Could someone please explain this behavior?

Answer Source

This behavior has nothing to do with 'iterational' lambda generation. When you say `add3 = lambda x: add3(x) + 1`

, the `add3`

object is *replaced* with a lambda *calling itself recursively with no termination condition*.

So when you call `add3(0)`

, it becomes:

```
add3(0) = add3(0) + 1 = (add3(0) + 1) + 1 = ((add3(0) + 1) + 1) + 1
```

And this goes on forever (well, until the maximum recursion depth is exceeded).

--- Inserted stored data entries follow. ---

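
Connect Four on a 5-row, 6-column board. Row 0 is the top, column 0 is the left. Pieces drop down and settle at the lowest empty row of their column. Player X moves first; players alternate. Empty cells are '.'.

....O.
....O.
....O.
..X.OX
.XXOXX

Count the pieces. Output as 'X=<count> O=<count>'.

X=6 O=5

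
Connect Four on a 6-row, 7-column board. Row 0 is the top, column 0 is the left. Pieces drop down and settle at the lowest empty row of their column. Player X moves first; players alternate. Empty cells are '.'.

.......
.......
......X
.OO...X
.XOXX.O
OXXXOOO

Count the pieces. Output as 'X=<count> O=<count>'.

X=8 O=8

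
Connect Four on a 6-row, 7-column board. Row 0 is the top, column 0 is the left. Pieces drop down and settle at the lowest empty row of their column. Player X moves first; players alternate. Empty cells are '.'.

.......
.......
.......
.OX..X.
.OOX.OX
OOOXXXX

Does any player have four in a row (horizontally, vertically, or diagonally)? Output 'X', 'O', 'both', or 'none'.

X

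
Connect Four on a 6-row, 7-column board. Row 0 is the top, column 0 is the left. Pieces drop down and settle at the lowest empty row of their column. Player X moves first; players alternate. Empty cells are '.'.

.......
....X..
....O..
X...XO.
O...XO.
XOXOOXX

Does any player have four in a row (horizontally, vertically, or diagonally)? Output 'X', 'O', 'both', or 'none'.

none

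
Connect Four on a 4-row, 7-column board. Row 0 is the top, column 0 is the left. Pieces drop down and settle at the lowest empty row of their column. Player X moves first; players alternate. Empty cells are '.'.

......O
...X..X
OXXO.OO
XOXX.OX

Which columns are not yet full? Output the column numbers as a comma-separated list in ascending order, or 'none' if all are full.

col 0: top cell = '.' → open
col 1: top cell = '.' → open
col 2: top cell = '.' → open
col 3: top cell = '.' → open
col 4: top cell = '.' → open
col 5: top cell = '.' → open
col 6: top cell = 'O' → FULL

Answer: 0,1,2,3,4,5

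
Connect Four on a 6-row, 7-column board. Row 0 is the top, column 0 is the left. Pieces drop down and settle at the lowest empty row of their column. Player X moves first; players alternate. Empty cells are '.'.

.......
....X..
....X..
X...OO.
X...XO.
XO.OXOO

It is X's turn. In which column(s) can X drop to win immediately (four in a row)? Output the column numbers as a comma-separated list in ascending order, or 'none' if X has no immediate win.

col 0: drop X → WIN!
col 1: drop X → no win
col 2: drop X → no win
col 3: drop X → no win
col 4: drop X → no win
col 5: drop X → no win
col 6: drop X → no win

Answer: 0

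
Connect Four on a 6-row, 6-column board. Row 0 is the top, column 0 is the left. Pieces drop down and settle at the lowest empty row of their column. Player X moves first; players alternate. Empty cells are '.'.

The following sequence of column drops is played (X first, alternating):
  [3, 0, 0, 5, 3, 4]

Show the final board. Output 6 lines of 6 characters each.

Move 1: X drops in col 3, lands at row 5
Move 2: O drops in col 0, lands at row 5
Move 3: X drops in col 0, lands at row 4
Move 4: O drops in col 5, lands at row 5
Move 5: X drops in col 3, lands at row 4
Move 6: O drops in col 4, lands at row 5

Answer: ......
......
......
......
X..X..
O..XOO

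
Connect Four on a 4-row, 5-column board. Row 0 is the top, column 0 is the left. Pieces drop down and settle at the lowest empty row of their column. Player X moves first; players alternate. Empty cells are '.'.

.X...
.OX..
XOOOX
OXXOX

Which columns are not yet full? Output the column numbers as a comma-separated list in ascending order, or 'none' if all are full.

col 0: top cell = '.' → open
col 1: top cell = 'X' → FULL
col 2: top cell = '.' → open
col 3: top cell = '.' → open
col 4: top cell = '.' → open

Answer: 0,2,3,4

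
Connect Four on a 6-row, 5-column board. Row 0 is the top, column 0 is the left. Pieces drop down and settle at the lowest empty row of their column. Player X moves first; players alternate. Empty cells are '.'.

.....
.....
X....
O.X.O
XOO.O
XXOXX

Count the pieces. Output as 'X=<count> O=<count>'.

X=7 O=6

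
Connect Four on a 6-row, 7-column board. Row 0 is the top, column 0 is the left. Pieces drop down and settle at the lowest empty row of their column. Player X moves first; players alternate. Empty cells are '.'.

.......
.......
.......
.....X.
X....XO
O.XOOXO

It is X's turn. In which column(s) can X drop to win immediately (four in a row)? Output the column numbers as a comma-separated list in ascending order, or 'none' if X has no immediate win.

col 0: drop X → no win
col 1: drop X → no win
col 2: drop X → no win
col 3: drop X → no win
col 4: drop X → no win
col 5: drop X → WIN!
col 6: drop X → no win

Answer: 5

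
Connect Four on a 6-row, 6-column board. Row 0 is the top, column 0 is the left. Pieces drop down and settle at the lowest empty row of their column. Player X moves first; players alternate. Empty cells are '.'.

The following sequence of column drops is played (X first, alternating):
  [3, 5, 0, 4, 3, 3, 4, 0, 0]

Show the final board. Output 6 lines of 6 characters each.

Move 1: X drops in col 3, lands at row 5
Move 2: O drops in col 5, lands at row 5
Move 3: X drops in col 0, lands at row 5
Move 4: O drops in col 4, lands at row 5
Move 5: X drops in col 3, lands at row 4
Move 6: O drops in col 3, lands at row 3
Move 7: X drops in col 4, lands at row 4
Move 8: O drops in col 0, lands at row 4
Move 9: X drops in col 0, lands at row 3

Answer: ......
......
......
X..O..
O..XX.
X..XOO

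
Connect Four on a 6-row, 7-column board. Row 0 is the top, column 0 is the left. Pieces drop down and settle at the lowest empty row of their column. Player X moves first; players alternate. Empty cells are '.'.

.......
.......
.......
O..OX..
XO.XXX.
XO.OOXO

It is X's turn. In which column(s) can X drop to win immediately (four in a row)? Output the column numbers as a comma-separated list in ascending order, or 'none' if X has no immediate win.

col 0: drop X → no win
col 1: drop X → no win
col 2: drop X → no win
col 3: drop X → no win
col 4: drop X → no win
col 5: drop X → no win
col 6: drop X → WIN!

Answer: 6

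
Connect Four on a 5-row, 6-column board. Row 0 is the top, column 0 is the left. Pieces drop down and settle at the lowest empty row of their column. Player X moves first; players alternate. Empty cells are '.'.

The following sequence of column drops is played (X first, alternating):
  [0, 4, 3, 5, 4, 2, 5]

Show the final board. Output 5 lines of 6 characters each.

Move 1: X drops in col 0, lands at row 4
Move 2: O drops in col 4, lands at row 4
Move 3: X drops in col 3, lands at row 4
Move 4: O drops in col 5, lands at row 4
Move 5: X drops in col 4, lands at row 3
Move 6: O drops in col 2, lands at row 4
Move 7: X drops in col 5, lands at row 3

Answer: ......
......
......
....XX
X.OXOO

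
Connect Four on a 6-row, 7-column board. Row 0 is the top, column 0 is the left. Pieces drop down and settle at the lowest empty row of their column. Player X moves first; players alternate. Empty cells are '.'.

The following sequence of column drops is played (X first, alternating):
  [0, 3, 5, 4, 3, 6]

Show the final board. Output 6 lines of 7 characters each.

Move 1: X drops in col 0, lands at row 5
Move 2: O drops in col 3, lands at row 5
Move 3: X drops in col 5, lands at row 5
Move 4: O drops in col 4, lands at row 5
Move 5: X drops in col 3, lands at row 4
Move 6: O drops in col 6, lands at row 5

Answer: .......
.......
.......
.......
...X...
X..OOXO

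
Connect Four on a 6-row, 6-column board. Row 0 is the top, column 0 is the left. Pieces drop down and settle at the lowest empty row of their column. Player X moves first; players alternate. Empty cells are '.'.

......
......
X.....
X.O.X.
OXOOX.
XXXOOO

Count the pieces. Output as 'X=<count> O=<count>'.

X=8 O=7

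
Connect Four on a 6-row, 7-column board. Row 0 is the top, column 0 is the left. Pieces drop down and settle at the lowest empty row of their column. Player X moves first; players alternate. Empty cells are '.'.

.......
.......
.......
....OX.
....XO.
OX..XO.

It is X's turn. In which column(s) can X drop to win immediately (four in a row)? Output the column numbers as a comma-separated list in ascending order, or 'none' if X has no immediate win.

Answer: none

Derivation:
col 0: drop X → no win
col 1: drop X → no win
col 2: drop X → no win
col 3: drop X → no win
col 4: drop X → no win
col 5: drop X → no win
col 6: drop X → no win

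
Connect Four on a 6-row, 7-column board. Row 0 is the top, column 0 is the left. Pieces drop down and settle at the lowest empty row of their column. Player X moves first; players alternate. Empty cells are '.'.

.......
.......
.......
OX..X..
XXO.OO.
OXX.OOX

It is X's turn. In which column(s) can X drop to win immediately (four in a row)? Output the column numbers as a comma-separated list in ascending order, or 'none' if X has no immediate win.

col 0: drop X → no win
col 1: drop X → WIN!
col 2: drop X → no win
col 3: drop X → no win
col 4: drop X → no win
col 5: drop X → no win
col 6: drop X → no win

Answer: 1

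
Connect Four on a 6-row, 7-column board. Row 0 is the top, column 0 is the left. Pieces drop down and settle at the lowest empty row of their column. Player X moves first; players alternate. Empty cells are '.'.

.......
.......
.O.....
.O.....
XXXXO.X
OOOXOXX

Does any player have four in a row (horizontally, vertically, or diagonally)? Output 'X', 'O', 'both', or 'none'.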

As for other examples, the second function in your list already fails with `RecursionError: maximum recursion depth exceeded`

.

I've got this code for you:

```
import copy
flist=[lambda x: x]
flist.append(lambda x: copy.deepcopy(flist[-1])(x) + 1)
>>> flist
[<function <lambda> at 0x101d45268>, <function <lambda> at 0x101bf1a60>]
```

So we made sure that we call a *copy* of a function. `flist[-1](0)`

results in a `RecursionError`

, and the error is raised in the `deepcopy`

module. So, this means that `copy.deepcopy(flist[-1])(x)`

means 'copy the last element *currently* in the list and run the copy'.

Here it is: the last element of the list calls itself over and over again.